As to the validity of the rumor, Dybenko won't confirm or deny it. But she acknowledges that Amdocs has been in acquisition mode -- as evidenced by its purchase of customer relationship management software maker Clarify earlier this month for $200 million. "We'll have to wait and see what happens over the next few months," she says.
If the deal materializes, it could be a good match for privately held Syndesis. Amdocs has long been a key player in the carrier software market, and its quarterly report in July showed earnings per share of $0.33 on revenues of $404 million, an increase of 36 percent and 43.5 percent over last year's revenues and EPS, respectively. And with a market cap of $6.44 billion and current share price of $28.95, things seem to be looking well for Amdocs.
Syndesis, meanwhile, seems to have been preening itself for a suitor, regrouping and refocusing its product line in light of the ongoing downturn in carrier capital spending.
For a couple of years, Syndesis pitched high-end, highly customized provisioning systems to OEMs and any and all carriers. It partnered with the likes of Alcatel SA (NYSE: ALA; Paris: CGEP:PA), Cisco Systems Inc. (Nasdaq: CSCO), Lucent Technologies Inc. (NYSE: LU), Siemens AG (NYSE: SI; Frankfurt: SIE), and Sycamore Networks Inc. (Nasdaq: SCMR) to create tools aimed at helping service providers provision services based on multiple vendors' gear.
Now carriers have curtailed spending on new broadband gear. So Syndesis's ability to autodiscover equipment -- the basis for any good provisioning system -- is now being peddled as an end in itself. "We help carriers find what's actually in their networks, stranded equipment. In one case, we found OC3s the service provider didn't even know existed," Dybenko says.
It's a strategy that depends on partnerships with billing, operations support systems (OSSs), and integrators, because once the gear is found, carriers want help making the most of it. Enter Amdocs, as well as a slew of other companies, including technology consultants Accenture (NYSE: ACN) and Cap Gemini Ernst & Young.
Syndesis's new tack also has resulted in some internal changes, reflecting the company's new approach to the carrier market. In June, the company got a new CEO, John Lochow, a former executive VP at reseller Tech Data Corp. (Nasdaq/MMS: TECD). Founders Neil Baimel and Doug Chapman are taking on "more consultative" roles. And in September, the company laid off roughly 15 percent of its workforce, eliminating many jobs in the corporate side of the house.
Does Syndesis's new direction signal change in the business of provisioning software? In some ways, yes, say competitors. "What we do is one piece of the puzzle, albeit a vital one," asserts Russell Rothstein, VP of strategic development at HarmonyCom, another provisioning vendor. There's certainly a trend to combine the pieces together via strong parterships, he says.

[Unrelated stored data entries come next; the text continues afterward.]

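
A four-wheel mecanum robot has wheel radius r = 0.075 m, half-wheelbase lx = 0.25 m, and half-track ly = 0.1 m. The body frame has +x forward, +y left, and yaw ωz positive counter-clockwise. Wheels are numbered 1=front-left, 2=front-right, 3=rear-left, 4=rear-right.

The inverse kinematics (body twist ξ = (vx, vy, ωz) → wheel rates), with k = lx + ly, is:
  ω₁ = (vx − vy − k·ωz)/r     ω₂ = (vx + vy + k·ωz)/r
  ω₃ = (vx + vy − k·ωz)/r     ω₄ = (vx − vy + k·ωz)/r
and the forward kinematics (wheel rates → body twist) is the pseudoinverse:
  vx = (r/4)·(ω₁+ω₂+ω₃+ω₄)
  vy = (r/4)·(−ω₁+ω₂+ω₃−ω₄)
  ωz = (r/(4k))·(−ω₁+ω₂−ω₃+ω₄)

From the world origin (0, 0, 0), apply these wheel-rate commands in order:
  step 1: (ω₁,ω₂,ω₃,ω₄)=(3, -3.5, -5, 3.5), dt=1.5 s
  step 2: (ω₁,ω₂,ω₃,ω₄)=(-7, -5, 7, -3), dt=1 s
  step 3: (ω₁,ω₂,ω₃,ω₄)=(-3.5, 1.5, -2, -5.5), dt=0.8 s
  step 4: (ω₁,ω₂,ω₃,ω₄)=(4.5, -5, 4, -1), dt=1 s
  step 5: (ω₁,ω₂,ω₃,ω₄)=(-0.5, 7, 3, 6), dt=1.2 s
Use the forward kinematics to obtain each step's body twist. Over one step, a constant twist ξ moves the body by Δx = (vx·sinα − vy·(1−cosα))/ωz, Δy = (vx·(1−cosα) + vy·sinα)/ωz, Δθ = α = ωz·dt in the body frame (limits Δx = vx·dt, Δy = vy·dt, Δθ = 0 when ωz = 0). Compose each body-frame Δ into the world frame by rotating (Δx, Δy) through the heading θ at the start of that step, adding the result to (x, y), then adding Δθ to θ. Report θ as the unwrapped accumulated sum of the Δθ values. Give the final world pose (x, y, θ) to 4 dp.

(0.0578, -0.2558, -0.3054)

step 1: ξ=(vx,vy,ωz)=(-0.0375, -0.2812, 0.1071), dt=1.5 → body Δ=(-0.0222, -0.4246, 0.1607) → world pose (-0.0222, -0.4246, 0.1607)
step 2: ξ=(vx,vy,ωz)=(-0.1500, 0.2250, -0.4286), dt=1.0 → body Δ=(-0.0980, 0.2498, -0.4286) → world pose (-0.1589, -0.1936, -0.2679)
step 3: ξ=(vx,vy,ωz)=(-0.1781, 0.1594, 0.0804), dt=0.8 → body Δ=(-0.1465, 0.1228, 0.0643) → world pose (-0.2676, -0.0364, -0.2036)
step 4: ξ=(vx,vy,ωz)=(0.0469, -0.0844, -0.7768), dt=1.0 → body Δ=(0.0111, -0.0935, -0.7768) → world pose (-0.2756, -0.1302, -0.9804)
step 5: ξ=(vx,vy,ωz)=(0.2906, 0.0844, 0.5625), dt=1.2 → body Δ=(0.2900, 0.2070, 0.6750) → world pose (0.0578, -0.2558, -0.3054)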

For its part, HarmonyCom has teamed with Cisco to develop a subscriber management and provisioning package for that vendor's gear. The business it gains from the alliance should help it survive the shifts in the market.
Other provisioning vendors acknowledge that carriers are getting more demanding: "They want to see the money, they want to see exactly which manual processes will be replaced. You have to prove the case. The model is much tougher," says a spokesperson for Emperative Inc., which also offers provisioning tools for multiservice broadband nets. But he says the focus on ROI and dollars saved isn't necessarily a new one for this market sector.
The immediate issue is clear, for Syndesis at least: "We intend to survive all this," Dybenko says.